6 December 2023
Vara draws distinction between economic migrants and asylum seekers coming to the UK

Following the Home Secretary’s statement on the Government’s plan to stop the boats and tackle the vile trade in people smuggled across the channel, Shailesh Vara highlights the fact that the people who will be affected by the new proposals are arriving in this country from a safe country, France, and are mostly young men in their 20s and 30s who come here as economic migrants and not asylum seekers.

Shailesh Vara (North West Cambridgeshire) (Con)

Some in this House take the view that our proposals are not the way to treat asylum seekers. Does my right hon. Friend agree that the people we are talking about are arriving in this country from a safe country, France, and are mostly young men in their 20s and 30s who come here as economic migrants and not asylum seekers? It is important that that point is recognised.

The Secretary of State for the Home Department (James Cleverly)
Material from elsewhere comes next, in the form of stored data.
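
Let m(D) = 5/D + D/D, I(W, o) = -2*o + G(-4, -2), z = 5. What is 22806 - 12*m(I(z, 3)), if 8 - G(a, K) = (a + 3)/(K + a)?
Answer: 250374/11 ≈ 22761.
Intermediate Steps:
G(a, K) = 8 - (3 + a)/(K + a) (G(a, K) = 8 - (a + 3)/(K + a) = 8 - (3 + a)/(K + a))
I(W, o) = 47/6 - 2*o (I(W, o) = -2*o + (-3 + 7*(-4) + 8*(-2))/(-2 - 4) = -2*o + (-3 - 28 - 16)/(-6) = -2*o - 1/6*(-47) = -2*o + 47/6 = 47/6 - 2*o)
m(D) = 1 + 5/D (m(D) = 5/D + 1 = 1 + 5/D)
22806 - 12*m(I(z, 3)) = 22806 - 12*(5 + (47/6 - 2*3))/(47/6 - 2*3) = 22806 - 12*(5 + (47/6 - 6))/(47/6 - 6) = 22806 - 12*(5 + 11/6)/(11/6) = 22806 - 12*(6/11)*(41/6) = 22806 - 12*41/11 = 22806 - 1*492/11 = 22806 - 492/11 = 250374/11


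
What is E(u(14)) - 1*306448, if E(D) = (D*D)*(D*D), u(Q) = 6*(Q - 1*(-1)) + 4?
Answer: 77768448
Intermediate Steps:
u(Q) = 10 + 6*Q (u(Q) = 6*(Q + 1) + 4 = 6*(1 + Q) + 4 = (6 + 6*Q) + 4 = 10 + 6*Q)
E(D) = D⁴ (E(D) = D²*D² = D⁴)
E(u(14)) - 1*306448 = (10 + 6*14)⁴ - 1*306448 = (10 + 84)⁴ - 306448 = 94⁴ - 306448 = 78074896 - 306448 = 77768448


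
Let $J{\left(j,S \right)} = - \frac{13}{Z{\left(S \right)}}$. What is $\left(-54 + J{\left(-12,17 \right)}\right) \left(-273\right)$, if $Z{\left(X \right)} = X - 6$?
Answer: $\frac{165711}{11} \approx 15065.0$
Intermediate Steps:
$Z{\left(X \right)} = -6 + X$ ($Z{\left(X \right)} = X - 6 = -6 + X$)
$J{\left(j,S \right)} = - \frac{13}{-6 + S}$
$\left(-54 + J{\left(-12,17 \right)}\right) \left(-273\right) = \left(-54 - \frac{13}{-6 + 17}\right) \left(-273\right) = \left(-54 - \frac{13}{11}\right) \left(-273\right) = \left(- \frac{607}{11}\right) \left(-273\right) = \frac{165711}{11}$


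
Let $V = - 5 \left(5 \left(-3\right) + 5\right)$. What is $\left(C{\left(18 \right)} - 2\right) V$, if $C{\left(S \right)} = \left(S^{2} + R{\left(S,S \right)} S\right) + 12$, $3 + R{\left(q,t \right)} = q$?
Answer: $30200$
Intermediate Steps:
$R{\left(q,t \right)} = -3 + q$
$C{\left(S \right)} = 12 + S^{2} + S \left(-3 + S\right)$ ($C{\left(S \right)} = \left(S^{2} + \left(-3 + S\right) S\right) + 12 = \left(S^{2} + S \left(-3 + S\right)\right) + 12 = 12 + S^{2} + S \left(-3 + S\right)$)
$V = 50$ ($V = - 5 \left(-15 + 5\right) = \left(-5\right) \left(-10\right) = 50$)
$\left(C{\left(18 \right)} - 2\right) V = \left(\left(12 + 18^{2} + 18 \left(-3 + 18\right)\right) - 2\right) 50 = \left(\left(12 + 324 + 18 \cdot 15\right) - 2\right) 50 = \left(\left(12 + 324 + 270\right) - 2\right) 50 = \left(606 - 2\right) 50 = 604 \cdot 50 = 30200$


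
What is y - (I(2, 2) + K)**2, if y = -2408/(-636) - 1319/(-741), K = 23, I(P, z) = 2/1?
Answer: -8109008/13091 ≈ -619.43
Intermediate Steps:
I(P, z) = 2 (I(P, z) = 2*1 = 2)
y = 72867/13091 (y = -2408*(-1/636) - 1319*(-1/741) = 602/159 + 1319/741 = 72867/13091 ≈ 5.5662)
y - (I(2, 2) + K)**2 = 72867/13091 - (2 + 23)**2 = 72867/13091 - 1*25**2 = 72867/13091 - 1*625 = 72867/13091 - 625 = -8109008/13091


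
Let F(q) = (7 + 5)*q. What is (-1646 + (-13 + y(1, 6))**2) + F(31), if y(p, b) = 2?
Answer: -1153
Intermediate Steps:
F(q) = 12*q
(-1646 + (-13 + y(1, 6))**2) + F(31) = (-1646 + (-13 + 2)**2) + 12*31 = (-1646 + (-11)**2) + 372 = (-1646 + 121) + 372 = -1525 + 372 = -1153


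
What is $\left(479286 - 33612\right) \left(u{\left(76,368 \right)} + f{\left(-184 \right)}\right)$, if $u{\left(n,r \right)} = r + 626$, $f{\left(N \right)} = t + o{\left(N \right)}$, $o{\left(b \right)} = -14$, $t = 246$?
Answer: $546396324$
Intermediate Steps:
$f{\left(N \right)} = 232$ ($f{\left(N \right)} = 246 - 14 = 232$)
$u{\left(n,r \right)} = 626 + r$
$\left(479286 - 33612\right) \left(u{\left(76,368 \right)} + f{\left(-184 \right)}\right) = \left(479286 - 33612\right) \left(\left(626 + 368\right) + 232\right) = 445674 \left(994 + 232\right) = 445674 \cdot 1226 = 546396324$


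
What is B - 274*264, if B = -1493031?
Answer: -1565367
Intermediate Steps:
B - 274*264 = -1493031 - 274*264 = -1493031 - 1*72336 = -1493031 - 72336 = -1565367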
This country has always been, and remains, incredibly generous to people who are fleeing persecution and seeking safe haven. We will continue to provide that, but it is also right that many people who attempt to come to this country do so to get a better economic life for themselves. As my right hon. Friend the Member for North Somerset (Dr Fox) said, we do not criticise people who seek to come to this country for economic reasons, but we make it clear that there are safe and legal routes for them to do so. This is about breaking the business model of evil people smugglers who prey on the people my right hon. Friend the Member for North West Cambridgeshire (Shailesh Vara) speaks of. We are duty-bound to explore every way of breaking that evil model and that evil trade in human misery to ensure that we protect the people who need protecting by working with countries such as Rwanda that seek to do the right thing on the world stage.